EU chief warns of growing battery skills gap as industry prepares for 'EV surge'

by John Shepherd
Battery production at Mercedes-Benz subsidiary Accumotive in Kamenz. Maroš Šefčovič said the EU will need to expand its battery skills base. Photo: Daimler
EU leaders will be warned of  a "growing skills shortage” facing Europe’s battery manufacturing industry, when they meet for a ministerial-level summit of the European Battery Alliance (EBA) this week.

European Commission vice-president, Maroš Šefčovič, said around 800,000 "direct jobs” are expected to be created across the entire battery value chain by 2025, as a result of investments and incentives to expand the EU’s electric vehicle (EV) battery manufacturing and technological development base.

But Šefčovič, who championed the EBA’s launch in 2017, is urging EU member states to roll-out "re-skilling and up-skilling programmes” to ensure the bloc has the batteries expertise it will need.

'Accelerated EV surge'

Šefčovič, who met with EU battery industry chiefs last week, will tell the EBA ministerial on 12 March that Europe "is well on track to become the second largest battery cell producer in the world”, behind China.

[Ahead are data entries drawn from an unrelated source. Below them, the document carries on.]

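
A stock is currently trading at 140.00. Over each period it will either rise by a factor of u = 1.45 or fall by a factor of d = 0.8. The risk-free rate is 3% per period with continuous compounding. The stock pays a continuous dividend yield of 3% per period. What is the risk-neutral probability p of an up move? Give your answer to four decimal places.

Per-period risk-free factor R = e^0.03 = 1.0305; dividend-adjusted growth = e^(0.03−0.03) = 1.0000.
Risk-neutral probability p = (1.0000 − 0.8)/(1.45 − 0.8) = 0.2000/0.6500 = 0.3077

p = 0.3077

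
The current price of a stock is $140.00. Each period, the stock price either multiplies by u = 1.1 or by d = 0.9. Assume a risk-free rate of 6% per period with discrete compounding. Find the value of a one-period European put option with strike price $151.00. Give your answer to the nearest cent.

$4.72

Risk-neutral probability p = (1 + 0.06 − 0.9)/(1.1 − 0.9) = 0.1600/0.2000 = 0.8000
Terminal stock prices: S_u = 154, S_d = 126
Terminal payoffs (K − S): max(-3, 0) = 0, max(25, 0) = 25
Node 0 (S = 140): V_0 = 1/1.06·[0.8000·0.0000 + 0.2000·25.0000] = 4.7170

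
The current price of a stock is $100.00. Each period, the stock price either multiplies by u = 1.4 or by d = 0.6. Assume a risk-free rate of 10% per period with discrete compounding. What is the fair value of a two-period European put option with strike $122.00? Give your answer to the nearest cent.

Risk-neutral probability p = (1 + 0.1 − 0.6)/(1.4 − 0.6) = 0.5000/0.8000 = 0.6250
Terminal stock prices: S_uu = 196, S_ud = 84, S_dd = 36
Terminal payoffs (K − S): max(-74, 0) = 0, max(38, 0) = 38, max(86, 0) = 86
Node u (S = 140): V_u = 1/1.1·[0.6250·0.0000 + 0.3750·38.0000] = 12.9545
Node d (S = 60): V_d = 1/1.1·[0.6250·38.0000 + 0.3750·86.0000] = 50.9091
Node 0 (S = 100): V_0 = 1/1.1·[0.6250·12.9545 + 0.3750·50.9091] = 24.7159

$24.72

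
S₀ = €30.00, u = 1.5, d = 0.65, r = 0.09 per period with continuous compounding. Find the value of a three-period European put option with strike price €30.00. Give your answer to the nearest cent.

Risk-neutral probability p = (e^0.09 − 0.65)/(1.5 − 0.65) = 0.4442/0.8500 = 0.5226
Terminal stock prices: S_uuu = 101.2, S_uud = 43.88, S_udd = 19.01, S_ddd = 8.239
Terminal payoffs (K − S): max(-71.25, 0) = 0, max(-13.88, 0) = 0, max(10.99, 0) = 10.99, max(21.76, 0) = 21.76
Node uu (S = 67.5): V_uu = e^(−0.09)·[0.5226·0.0000 + 0.4774·0.0000] = 0.0000
Node ud (S = 29.25): V_ud = e^(−0.09)·[0.5226·0.0000 + 0.4774·10.9875] = 4.7944
Node dd (S = 12.68): V_dd = e^(−0.09)·[0.5226·10.9875 + 0.4774·21.7613] = 14.7429
Node u (S = 45): V_u = e^(−0.09)·[0.5226·0.0000 + 0.4774·4.7944] = 2.0920
Node d (S = 19.5): V_d = e^(−0.09)·[0.5226·4.7944 + 0.4774·14.7429] = 8.7228
Node 0 (S = 30): V_0 = e^(−0.09)·[0.5226·2.0920 + 0.4774·8.7228] = 4.8053

€4.81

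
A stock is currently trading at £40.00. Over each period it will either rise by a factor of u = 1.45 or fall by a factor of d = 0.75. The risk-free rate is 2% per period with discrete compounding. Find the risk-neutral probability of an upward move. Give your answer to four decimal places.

p = 0.3857

Risk-neutral probability p = (1 + 0.02 − 0.75)/(1.45 − 0.75) = 0.2700/0.7000 = 0.3857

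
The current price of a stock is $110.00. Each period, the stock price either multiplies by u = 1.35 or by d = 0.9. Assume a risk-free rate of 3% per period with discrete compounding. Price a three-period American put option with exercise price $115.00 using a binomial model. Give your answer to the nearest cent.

Risk-neutral probability p = (1 + 0.03 − 0.9)/(1.35 − 0.9) = 0.1300/0.4500 = 0.2889
Terminal stock prices: S_uuu = 270.6, S_uud = 180.4, S_udd = 120.3, S_ddd = 80.19
Terminal payoffs (K − S): max(-155.6, 0) = 0, max(-65.43, 0) = 0, max(-5.285, 0) = 0, max(34.81, 0) = 34.81
Node uu (S = 200.5): continuation = 1/1.03·[0.2889·0.0000 + 0.7111·0.0000] = 0.0000; exercise value = 0.0000 ≤ continuation, so V_uu = 0.0000
Node ud (S = 133.7): continuation = 1/1.03·[0.2889·0.0000 + 0.7111·0.0000] = 0.0000; exercise value = 0.0000 ≤ continuation, so V_ud = 0.0000
Node dd (S = 89.1): continuation = 1/1.03·[0.2889·0.0000 + 0.7111·34.8100] = 24.0328; exercise value = 25.9000 > continuation, so V_dd = 25.9000 (exercise)
Node u (S = 148.5): continuation = 1/1.03·[0.2889·0.0000 + 0.7111·0.0000] = 0.0000; exercise value = 0.0000 ≤ continuation, so V_u = 0.0000
Node d (S = 99): continuation = 1/1.03·[0.2889·0.0000 + 0.7111·25.9000] = 17.8813; exercise value = 16.0000 ≤ continuation, so V_d = 17.8813
Node 0 (S = 110): continuation = 1/1.03·[0.2889·0.0000 + 0.7111·17.8813] = 12.3453; exercise value = 5.0000 ≤ continuation, so V_0 = 12.3453

$12.35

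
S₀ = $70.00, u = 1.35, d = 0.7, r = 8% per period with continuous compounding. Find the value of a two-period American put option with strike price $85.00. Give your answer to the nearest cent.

Risk-neutral probability p = (e^0.08 − 0.7)/(1.35 − 0.7) = 0.3833/0.6500 = 0.5897
Terminal stock prices: S_uu = 127.6, S_ud = 66.15, S_dd = 34.3
Terminal payoffs (K − S): max(-42.58, 0) = 0, max(18.85, 0) = 18.85, max(50.7, 0) = 50.7
Node u (S = 94.5): continuation = e^(−0.08)·[0.5897·0.0000 + 0.4103·18.8500] = 7.1400; exercise value = 0.0000 ≤ continuation, so V_u = 7.1400
Node d (S = 49): continuation = e^(−0.08)·[0.5897·18.8500 + 0.4103·50.7000] = 29.4649; exercise value = 36.0000 > continuation, so V_d = 36.0000 (exercise)
Node 0 (S = 70): continuation = e^(−0.08)·[0.5897·7.1400 + 0.4103·36.0000] = 17.5226; exercise value = 15.0000 ≤ continuation, so V_0 = 17.5226

$17.52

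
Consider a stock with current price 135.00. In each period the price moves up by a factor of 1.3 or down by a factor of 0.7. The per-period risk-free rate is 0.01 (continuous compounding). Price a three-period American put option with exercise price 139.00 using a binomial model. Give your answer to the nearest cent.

Risk-neutral probability p = (e^0.01 − 0.7)/(1.3 − 0.7) = 0.3101/0.6000 = 0.5168
Terminal stock prices: S_uuu = 296.6, S_uud = 159.7, S_udd = 85.99, S_ddd = 46.3
Terminal payoffs (K − S): max(-157.6, 0) = 0, max(-20.71, 0) = 0, max(53.01, 0) = 53.01, max(92.7, 0) = 92.7
Node uu (S = 228.2): continuation = e^(−0.01)·[0.5168·0.0000 + 0.4832·0.0000] = 0.0000; exercise value = 0.0000 ≤ continuation, so V_uu = 0.0000
Node ud (S = 122.8): continuation = e^(−0.01)·[0.5168·0.0000 + 0.4832·53.0050] = 25.3598; exercise value = 16.1500 ≤ continuation, so V_ud = 25.3598
Node dd (S = 66.15): continuation = e^(−0.01)·[0.5168·53.0050 + 0.4832·92.6950] = 71.4669; exercise value = 72.8500 > continuation, so V_dd = 72.8500 (exercise)
Node u (S = 175.5): continuation = e^(−0.01)·[0.5168·0.0000 + 0.4832·25.3598] = 12.1332; exercise value = 0.0000 ≤ continuation, so V_u = 12.1332
Node d (S = 94.5): continuation = e^(−0.01)·[0.5168·25.3598 + 0.4832·72.8500] = 47.8287; exercise value = 44.5000 ≤ continuation, so V_d = 47.8287
Node 0 (S = 135): continuation = e^(−0.01)·[0.5168·12.1332 + 0.4832·47.8287] = 29.0907; exercise value = 4.0000 ≤ continuation, so V_0 = 29.0907

29.09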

He said the industry estimates an "EV surge will accelerate” – reaching seven to eight million registrations of new EVs by 2025.

However, while Europe’s 30 announced lithium-ion battery cell projects will cover almost 90% of domestic battery needs, Šefčovič warned more work was needed "to effectively address the emerging skills gap”, including investment to ensure EU companies have access to the raw and advanced materials they will need.

The European Commission will consider offering states "dedicated support in designing battery re-skilling reforms and initiatives”, the vice-president said. The Commission will also consider providing "a symbolic financial contribution” to establish and pay for the running costs of an academy to underpin the work of the EBA.